Последние два стихотворения, построенные на вертикальном противопоставлении «небо – земля», – это знаменитые стихи о зарницах (23, 24). В них взгляд почти не отрывается от неба, и земля мелькает лишь промежутком в описании неба: в первом стихотворении суммарно («… ночь июльская блистала… и над тусклою землею небо, полное грозою, все в зарницах трепетало» и т. д.), во втором стихотворении подробно («Ночное небо… Одни зарницы… Вдруг неба вспыхнет полоса, и быстро выступят из мраку поля и дальние леса. И вот опять все потемнело… там – на высоте»). Чувственное заполнение пространства не меняется на протяжении стихотворении – только тьма и блеск. Кажется, еще не отмечалась замечательная фоническая игра в последнем стихотворении: вспышка зарницы отмечена, во-первых, броским повтором «быст-" – «выст-", а во-вторых, рифмой с мгновенным взрывным согласным «знаку – мраку» на фоне более плавных – «угрюмо– дума», «потемнело-дело».

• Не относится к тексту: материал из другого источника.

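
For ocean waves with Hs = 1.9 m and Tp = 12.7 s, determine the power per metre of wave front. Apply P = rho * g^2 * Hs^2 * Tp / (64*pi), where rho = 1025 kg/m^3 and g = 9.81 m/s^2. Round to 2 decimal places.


Apply wave power formula:
  g^2 = 9.81^2 = 96.2361
  Hs^2 = 1.9^2 = 3.61
  Numerator = rho * g^2 * Hs^2 * Tp = 1025 * 96.2361 * 3.61 * 12.7 = 4522439.89
  Denominator = 64 * pi = 201.0619
  P = 4522439.89 / 201.0619 = 22492.77 W/m

22492.77


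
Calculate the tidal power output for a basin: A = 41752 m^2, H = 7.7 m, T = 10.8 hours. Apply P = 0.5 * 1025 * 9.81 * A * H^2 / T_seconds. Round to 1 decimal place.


Convert period to seconds: T = 10.8 * 3600 = 38880.0 s
H^2 = 7.7^2 = 59.29
P = 0.5 * rho * g * A * H^2 / T
P = 0.5 * 1025 * 9.81 * 41752 * 59.29 / 38880.0
P = 320107.1 W

320107.1


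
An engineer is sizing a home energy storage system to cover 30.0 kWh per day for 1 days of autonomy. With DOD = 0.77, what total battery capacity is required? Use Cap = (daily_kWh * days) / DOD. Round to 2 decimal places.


Total energy needed = daily * days = 30.0 * 1 = 30.0 kWh
Account for depth of discharge:
  Cap = total_energy / DOD = 30.0 / 0.77
  Cap = 38.96 kWh

38.96


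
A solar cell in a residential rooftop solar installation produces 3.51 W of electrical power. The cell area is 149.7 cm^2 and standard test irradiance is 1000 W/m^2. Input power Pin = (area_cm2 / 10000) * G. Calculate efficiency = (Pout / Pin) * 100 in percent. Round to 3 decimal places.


First compute the input power:
  Pin = area_cm2 / 10000 * G = 149.7 / 10000 * 1000 = 14.97 W
Then compute efficiency:
  Efficiency = (Pout / Pin) * 100 = (3.51 / 14.97) * 100
  Efficiency = 23.447%

23.447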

4. Таковы стихотворения, имеющие в основе вертикальное измерение пространства: верх – низ. Если теперь посмотреть на горизонтальное измерение пространства у Тютчева – не высь, а ширь, – то выражение его окажется разительно слабее.
Вспомним стихотворение, где образ шири напрашивался и присутствовал: «Есть в осени первоначальной…» В нем было поле, был назван «простор везде» – но мы видели, что это была лишь проходная стадия сужения поля зрения, переход от трехмерного воздушного пространства к одномерной линии борозды с паутиной. Перекликающееся с ним второе «осеннее» стихотворение, «Есть в светлости осенних вечеров…», вообще обходится без горизонтали – только высота и глубина. В стихотворении «Как сладко дремлет сад темнозеленый…» горизонтальная даль и близь присутствовали, но не в зрении, а в слухе: «Музыки дальней слышны восклицанья, соседний ключ слышнее говорит»: на фоне образов высоты (зримые «месяц» и «в бездонном небе звездный сонм», а затем слышимый «над спящим градом… чудный, еженощный гул») этот мотив совершенно стушевывается.

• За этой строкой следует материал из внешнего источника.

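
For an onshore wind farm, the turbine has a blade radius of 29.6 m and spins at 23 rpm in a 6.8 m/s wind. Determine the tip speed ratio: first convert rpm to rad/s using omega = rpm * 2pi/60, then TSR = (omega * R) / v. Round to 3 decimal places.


Convert rotational speed to rad/s:
  omega = 23 * 2 * pi / 60 = 2.4086 rad/s
Compute tip speed:
  v_tip = omega * R = 2.4086 * 29.6 = 71.293 m/s
Tip speed ratio:
  TSR = v_tip / v_wind = 71.293 / 6.8 = 10.484

10.484


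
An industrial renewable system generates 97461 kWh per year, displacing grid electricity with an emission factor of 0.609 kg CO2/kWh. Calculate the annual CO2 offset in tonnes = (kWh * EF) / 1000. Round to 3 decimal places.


CO2 offset in kg = generation * emission_factor
CO2 offset = 97461 * 0.609 = 59353.75 kg
Convert to tonnes:
  CO2 offset = 59353.75 / 1000 = 59.354 tonnes

59.354


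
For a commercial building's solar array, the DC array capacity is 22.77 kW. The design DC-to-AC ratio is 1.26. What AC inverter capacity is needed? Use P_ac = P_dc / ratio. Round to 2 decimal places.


The inverter AC capacity is determined by the DC/AC ratio.
Given: P_dc = 22.77 kW, DC/AC ratio = 1.26
P_ac = P_dc / ratio = 22.77 / 1.26
P_ac = 18.07 kW

18.07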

Когда в стихотворении Тютчева присутствует горизонталь, то она, как правило, не плоскость, а линия – как «борозда» в «Есть в осени первоначальной…» И эта линия, как правило, – река: что и неудивительно при том пристрастии Тютчева к водной стихии, которое блестяще продемонстрировано Б. М. Козыревым (в его письмах к К. В. Пигареву в тютчевском томе «Литературного наследства»). Во «В небе тают облака…» – «катится река»; в «Над виноградными холмами…» – «шумит… река» (даже не движется: вместо нее «плывут» облака), в «Под дыханьем непогоды…» поток уносит розы заката; в (25) «Что ты клонишь над водами, ива, макушку свою…» (опять характерное зачинное движение сверху вниз) беглая струя «бежит и плещет». Во всех этих примерах горизонтальное движение воды занимает явно второстепенное место при основном вертикальном измерении.
Единственное стихотворение, в котором эта горизонталь господствует, – (26) «Весенние воды» с «полями» в качестве зрительного фона, «всеми концами» в качестве слухового фона («они гласят во все концы») и постепенным замедлением движения от начала к концу: сперва от «воды… бегут» к «… и гласят», потом от «весна идет» к «дней… хоровод толпится». Единственное стихотворение, в котором любимая Тютчевым водная стихия представлена не как линия, а как поверхность, – это (27) «Как хорошо ты, о море ночное…»; и замечательно, что здесь все внимание сосредоточено на плеске и блеске волн, а ширь, простор упоминается в одной-единственной строке: «На бесконечном, на вольном просторе…» – т. е. горизонтальное измерение подчеркнуто не в большей степени, чем вертикальное, которому тоже отведена одна строчка: «Чуткие звезды глядят с высоты». Наконец, единственное стихотворение, в котором ширь и даль представлены не влагой, а сушей, – это (28) «Вечер»: от «Как тихо веет над долиной далекий колокольный звон…» (замирание звука) до «…и торопливей, молчаливей ложится по долине тень» (умирание света). Но замечательно, что и здесь Тютчев не обошелся без водной стихии, хотя бы в сравнении: «как море вешнее в разливе, светлея, не колыхнет день».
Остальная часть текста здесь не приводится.